Une deuxième catégorie de techniques concerne l'accès aux données de connexion, à savoir le contenant. Il existe un accès aux données de connexion en temps différé. Depuis le 1er février 2016, c'est la CNCTR qui rend un avis sur ces demandes. Une autre possibilité est donnée par la loi du 24 juillet 2015 : l'accès aux données de connexion en temps réel – mais pour le seul motif de prévention du terrorisme et à l'égard de personnes qui ont été identifiées comme présentant une menace. Cette disposition est également en vigueur depuis le 1er février 2016.

On rattache à l'accès aux données de connexion tout ce qui a trait à la géolocalisation en temps réel, qui permet la localisation d'un téléphone portable et son suivi.

Enfin, on peut accéder à des données de connexion par le biais d'un IMSI catcher, mais qui ne s'intéresse qu'aux données de connexion. Il s'agit d'une technique beaucoup plus répandue, notamment en matière de terrorisme.

Le troisième type de technique implique l'accès à un lieu ou à un système informatique, qu'il s'agisse, dans ce dernier cas, du recueil de données informatiques sur un ordinateur, de l'accès à distance au contenu d'une messagerie et, éventuellement, du piégeage d'un ordinateur à distance ou par contact. L'accès à un lieu privé ou à un lieu d'habitation pour réaliser cette opération nécessite une autorisation spécifique. De même, une telle autorisation est nécessaire pour l'accès à un lieu privé ou d'habitation pour capter des images – vidéo ou photo – ou pour le sonoriser. La loi a prévu que, lorsqu'il y a pénétration dans un lieu d'habitation, la décision est nécessairement prise en formation collégiale par la commission.

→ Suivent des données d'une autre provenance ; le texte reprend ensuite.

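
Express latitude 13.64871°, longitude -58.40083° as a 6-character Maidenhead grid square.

GK03tp

Shift to the Maidenhead origin (180°W, 90°S): lon 121.5992, lat 103.6487.
Field: 121.5992/20 → 6 → G, 103.6487/10 → 10 → K; chars GK.
Square: 1.5992/2 → 0, 3.6487/1 → 3; chars 03.
Subsquare: 1.5992/0.0833333 → 19 → t, 0.6487/0.0416667 → 15 → p; chars tp.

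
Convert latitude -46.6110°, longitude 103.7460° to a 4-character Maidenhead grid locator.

Add 180° to longitude and 90° to latitude: 283.75, 43.39.
Field: lon ⌊283.75/20⌋ = 14 → O; lat ⌊43.39/10⌋ = 4 → E.
Square: lon ⌊3.75/2⌋ = 1; lat ⌊3.39/1⌋ = 3.

OE13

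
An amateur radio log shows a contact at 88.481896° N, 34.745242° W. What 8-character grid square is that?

HR28pl05

Add 180° to longitude and 90° to latitude: 145.25476, 178.48190.
Field: lon ⌊145.25476/20⌋ = 7 → H; lat ⌊178.48190/10⌋ = 17 → R.
Square: lon ⌊5.25476/2⌋ = 2; lat ⌊8.48190/1⌋ = 8.
Subsquare: lon ⌊1.25476/0.0833333⌋ = 15 → p; lat ⌊0.48190/0.0416667⌋ = 11 → l.
Extended square: lon ⌊0.00476/0.00833333⌋ = 0; lat ⌊0.02356/0.00416667⌋ = 5.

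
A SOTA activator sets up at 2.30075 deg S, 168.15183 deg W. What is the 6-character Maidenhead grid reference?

AI57wq

Add 180° to longitude and 90° to latitude: 11.8482, 87.6993.
Field: 11.8482/20 → 0 → A, 87.6993/10 → 8 → I; chars AI.
Square: 11.8482/2 → 5, 7.6993/1 → 7; chars 57.
Subsquare: 1.8482/0.0833333 → 22 → w, 0.6993/0.0416667 → 16 → q; chars wq.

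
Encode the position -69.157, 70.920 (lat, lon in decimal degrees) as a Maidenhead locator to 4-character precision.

MC50

Add 180° to longitude and 90° to latitude: 250.92, 20.84.
Field: 250.92/20 → 12 → M, 20.84/10 → 2 → C; chars MC.
Square: 10.92/2 → 5, 0.84/1 → 0; chars 50.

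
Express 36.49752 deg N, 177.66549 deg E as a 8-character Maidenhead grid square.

Shift to the Maidenhead origin (180°W, 90°S): lon 357.66549, lat 126.49752.
Field: 357.66549/20 → 17 → R, 126.49752/10 → 12 → M; chars RM.
Square: 17.66549/2 → 8, 6.49752/1 → 6; chars 86.
Subsquare: 1.66549/0.0833333 → 19 → t, 0.49752/0.0416667 → 11 → l; chars tl.
Extended square: 0.08216/0.00833333 → 9, 0.03919/0.00416667 → 9; chars 99.

RM86tl99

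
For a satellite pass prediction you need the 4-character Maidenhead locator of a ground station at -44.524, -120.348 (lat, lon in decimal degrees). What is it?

Offset from 180°W / 90°S: lon 59.65°, lat 45.48°.
Field (20°×10°, letters A–R): lon ⌊59.65/20⌋ = 2 → C; lat ⌊45.48/10⌋ = 4 → E.
Square (2°×1°, digits 0–9): lon ⌊19.65/2⌋ = 9; lat ⌊5.48/1⌋ = 5.

CE95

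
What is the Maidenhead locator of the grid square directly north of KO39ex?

KP30ea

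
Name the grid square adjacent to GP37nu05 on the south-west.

GP37mu94

Longitude extended square 0; −1 → -1, wraps to 9, carry into subsquare.
Longitude subsquare n = 13; −1 → 12 = m.
Latitude extended square 5; −1 → 4.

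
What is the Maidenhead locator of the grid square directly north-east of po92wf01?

PO92wf12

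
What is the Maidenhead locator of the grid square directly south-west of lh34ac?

Longitude subsquare a = 0; −1 → -1, wraps to 23 = x, carry into square.
Longitude square 3; −1 → 2.
Latitude subsquare c = 2; −1 → 1 = b.

LH24xb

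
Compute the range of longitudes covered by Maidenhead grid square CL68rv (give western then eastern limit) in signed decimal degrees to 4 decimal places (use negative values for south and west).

Field C=2, L=11: +2·20° lon, +11·10° lat → SW at lon -140°, lat 20°.
Square 6, 8: +6·2° lon, +8·1° lat → SW at lon -128°, lat 28°.
Subsquare r=17, v=21: +17·0.0833333° lon, +21·0.0416667° lat → SW at lon -126.583°, lat 28.875°.
Cell spans 0.0833333° lon × 0.0416667° lat.
west -126.5833, east -126.5000.

-126.5833, -126.5000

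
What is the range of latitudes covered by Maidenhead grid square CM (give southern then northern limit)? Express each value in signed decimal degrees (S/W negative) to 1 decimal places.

30.0, 40.0

Field C=2, M=12: +2·20° lon, +12·10° lat → SW at lon -140°, lat 30°.
Cell spans 20° lon × 10° lat.
south 30.0, north 40.0.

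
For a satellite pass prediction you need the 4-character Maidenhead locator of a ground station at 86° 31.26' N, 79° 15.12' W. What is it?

FR06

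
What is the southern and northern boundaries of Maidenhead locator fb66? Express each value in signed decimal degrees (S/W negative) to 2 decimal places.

-74.00, -73.00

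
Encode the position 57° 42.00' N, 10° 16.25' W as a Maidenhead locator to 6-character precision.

IO47uq

Shift to the Maidenhead origin (180°W, 90°S): lon 169.7292, lat 147.7000.
Field: 169.7292/20 → 8 → I, 147.7000/10 → 14 → O; chars IO.
Square: 9.7292/2 → 4, 7.7000/1 → 7; chars 47.
Subsquare: 1.7292/0.0833333 → 20 → u, 0.7000/0.0416667 → 16 → q; chars uq.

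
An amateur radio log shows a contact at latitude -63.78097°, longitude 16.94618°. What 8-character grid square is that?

JC86lf32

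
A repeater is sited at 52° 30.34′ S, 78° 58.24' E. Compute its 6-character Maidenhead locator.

MD97ll

Offset from 180°W / 90°S: lon 258.9707°, lat 37.4943°.
Field: lon ⌊258.9707/20⌋ = 12 → M; lat ⌊37.4943/10⌋ = 3 → D.
Square: lon ⌊18.9707/2⌋ = 9; lat ⌊7.4943/1⌋ = 7.
Subsquare: lon ⌊0.9707/0.0833333⌋ = 11 → l; lat ⌊0.4943/0.0416667⌋ = 11 → l.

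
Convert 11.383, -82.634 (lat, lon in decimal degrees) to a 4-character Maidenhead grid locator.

EK81

Add 180° to longitude and 90° to latitude: 97.37, 101.38.
Field: 97.37/20 → 4 → E, 101.38/10 → 10 → K; chars EK.
Square: 17.37/2 → 8, 1.38/1 → 1; chars 81.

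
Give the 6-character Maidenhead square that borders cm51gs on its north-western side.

CM51ft

Longitude subsquare g = 6; −1 → 5 = f.
Latitude subsquare s = 18; +1 → 19 = t.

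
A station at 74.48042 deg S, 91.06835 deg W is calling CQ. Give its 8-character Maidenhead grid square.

EB45lm14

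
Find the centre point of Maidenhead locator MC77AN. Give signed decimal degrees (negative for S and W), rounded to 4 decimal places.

-62.4375, 74.0417

Field M=12, C=2: +12·20° lon, +2·10° lat → SW at lon 60°, lat -70°.
Square 7, 7: +7·2° lon, +7·1° lat → SW at lon 74°, lat -63°.
Subsquare a=0, n=13: +0·0.0833333° lon, +13·0.0416667° lat → SW at lon 74°, lat -62.4583°.
Cell spans 0.0833333° lon × 0.0416667° lat. Centre is SW corner plus half of each.
latitude -62.4375, longitude 74.0417.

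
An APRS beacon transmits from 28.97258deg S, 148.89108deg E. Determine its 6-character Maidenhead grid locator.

QG41ka

Shift to the Maidenhead origin (180°W, 90°S): lon 328.8911, lat 61.0274.
Field (20°×10°, letters A–R): 328.8911/20 → 16 → Q, 61.0274/10 → 6 → G; chars QG.
Square (2°×1°, digits 0–9): 8.8911/2 → 4, 1.0274/1 → 1; chars 41.
Subsquare (5′×2.5′, letters a–x): 0.8911/0.0833333 → 10 → k, 0.0274/0.0416667 → 0 → a; chars ka.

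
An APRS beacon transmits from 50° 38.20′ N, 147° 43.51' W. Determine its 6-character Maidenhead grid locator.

BO60dp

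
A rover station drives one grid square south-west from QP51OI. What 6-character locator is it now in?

Longitude subsquare o = 14; −1 → 13 = n.
Latitude subsquare i = 8; −1 → 7 = h.

QP51nh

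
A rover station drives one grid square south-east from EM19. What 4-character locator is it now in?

Longitude square 1; +1 → 2.
Latitude square 9; −1 → 8.

EM28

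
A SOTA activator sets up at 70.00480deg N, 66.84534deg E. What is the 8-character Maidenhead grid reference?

MQ30ka11

Add 180° to longitude and 90° to latitude: 246.84534, 160.00480.
Field: lon ⌊246.84534/20⌋ = 12 → M; lat ⌊160.00480/10⌋ = 16 → Q.
Square: lon ⌊6.84534/2⌋ = 3; lat ⌊0.00480/1⌋ = 0.
Subsquare: lon ⌊0.84534/0.0833333⌋ = 10 → k; lat ⌊0.00480/0.0416667⌋ = 0 → a.
Extended square: lon ⌊0.01201/0.00833333⌋ = 1; lat ⌊0.00480/0.00416667⌋ = 1.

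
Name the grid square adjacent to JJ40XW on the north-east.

Longitude subsquare x = 23; +1 → 24, wraps to 0 = a, carry into square.
Longitude square 4; +1 → 5.
Latitude subsquare w = 22; +1 → 23 = x.

JJ50ax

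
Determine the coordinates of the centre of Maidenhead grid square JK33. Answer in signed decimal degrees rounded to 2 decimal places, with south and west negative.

13.50, 7.00

Field J=9, K=10: +9·20° lon, +10·10° lat → SW at lon 0°, lat 10°.
Square 3, 3: +3·2° lon, +3·1° lat → SW at lon 6°, lat 13°.
Cell spans 2° lon × 1° lat. Centre is SW corner plus half of each.
latitude 13.50, longitude 7.00.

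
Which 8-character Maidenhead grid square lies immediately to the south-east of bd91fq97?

BD91gq06

Longitude extended square 9; +1 → 10, wraps to 0, carry into subsquare.
Longitude subsquare f = 5; +1 → 6 = g.
Latitude extended square 7; −1 → 6.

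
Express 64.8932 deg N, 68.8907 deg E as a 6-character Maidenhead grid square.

Shift to the Maidenhead origin (180°W, 90°S): lon 248.8907, lat 154.8932.
Field: lon ⌊248.8907/20⌋ = 12 → M; lat ⌊154.8932/10⌋ = 15 → P.
Square: lon ⌊8.8907/2⌋ = 4; lat ⌊4.8932/1⌋ = 4.
Subsquare: lon ⌊0.8907/0.0833333⌋ = 10 → k; lat ⌊0.8932/0.0416667⌋ = 21 → v.

MP44kv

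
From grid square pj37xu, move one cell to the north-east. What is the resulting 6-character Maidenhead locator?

Longitude subsquare x = 23; +1 → 24, wraps to 0 = a, carry into square.
Longitude square 3; +1 → 4.
Latitude subsquare u = 20; +1 → 21 = v.

PJ47av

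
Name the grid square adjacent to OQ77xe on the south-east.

OQ87ad

Longitude subsquare x = 23; +1 → 24, wraps to 0 = a, carry into square.
Longitude square 7; +1 → 8.
Latitude subsquare e = 4; −1 → 3 = d.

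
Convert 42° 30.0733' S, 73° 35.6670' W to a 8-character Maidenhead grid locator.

FE37el89

Add 180° to longitude and 90° to latitude: 106.40555, 47.49878.
Field: lon ⌊106.40555/20⌋ = 5 → F; lat ⌊47.49878/10⌋ = 4 → E.
Square: lon ⌊6.40555/2⌋ = 3; lat ⌊7.49878/1⌋ = 7.
Subsquare: lon ⌊0.40555/0.0833333⌋ = 4 → e; lat ⌊0.49878/0.0416667⌋ = 11 → l.
Extended square: lon ⌊0.07222/0.00833333⌋ = 8; lat ⌊0.04045/0.00416667⌋ = 9.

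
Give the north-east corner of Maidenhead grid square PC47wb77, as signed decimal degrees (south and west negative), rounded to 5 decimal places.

-62.92500, 129.90000

Field P=15, C=2: +15·20° lon, +2·10° lat → SW at lon 120°, lat -70°.
Square 4, 7: +4·2° lon, +7·1° lat → SW at lon 128°, lat -63°.
Subsquare w=22, b=1: +22·0.0833333° lon, +1·0.0416667° lat → SW at lon 129.833°, lat -62.9583°.
Extended square 7, 7: +7·0.00833333° lon, +7·0.00416667° lat → SW at lon 129.892°, lat -62.9292°.
Cell spans 0.00833333° lon × 0.00416667° lat. NE corner is SW corner plus one full cell.
latitude -62.92500, longitude 129.90000.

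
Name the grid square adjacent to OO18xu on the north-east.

OO28av

Longitude subsquare x = 23; +1 → 24, wraps to 0 = a, carry into square.
Longitude square 1; +1 → 2.
Latitude subsquare u = 20; +1 → 21 = v.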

Le quatrième type de technique, qui a suscité de nombreux débats à l'occasion de l'examen par le Parlement de ce qui deviendra la loi du 24 juillet 2015, relève de l'article L. 851-3 du code de la sécurité intérieure. C'est ce qu'on appelle l'algorithme qui permet le traitement automatisé des données de connexion d'un grand nombre de personnes, avec pour objectif de déterminer ce qui pourrait justifier une alerte et une surveillance particulière. À l'heure où je vous parle, cette technique n'est pas mise en oeuvre. La loi prévoit que la CNCTR se prononce sur l'algorithme et fasse, le cas échéant, des recommandations de modification si elle l'estime nécessaire. À ce stade, nous n'avons été saisis par le Gouvernement d'aucune proposition.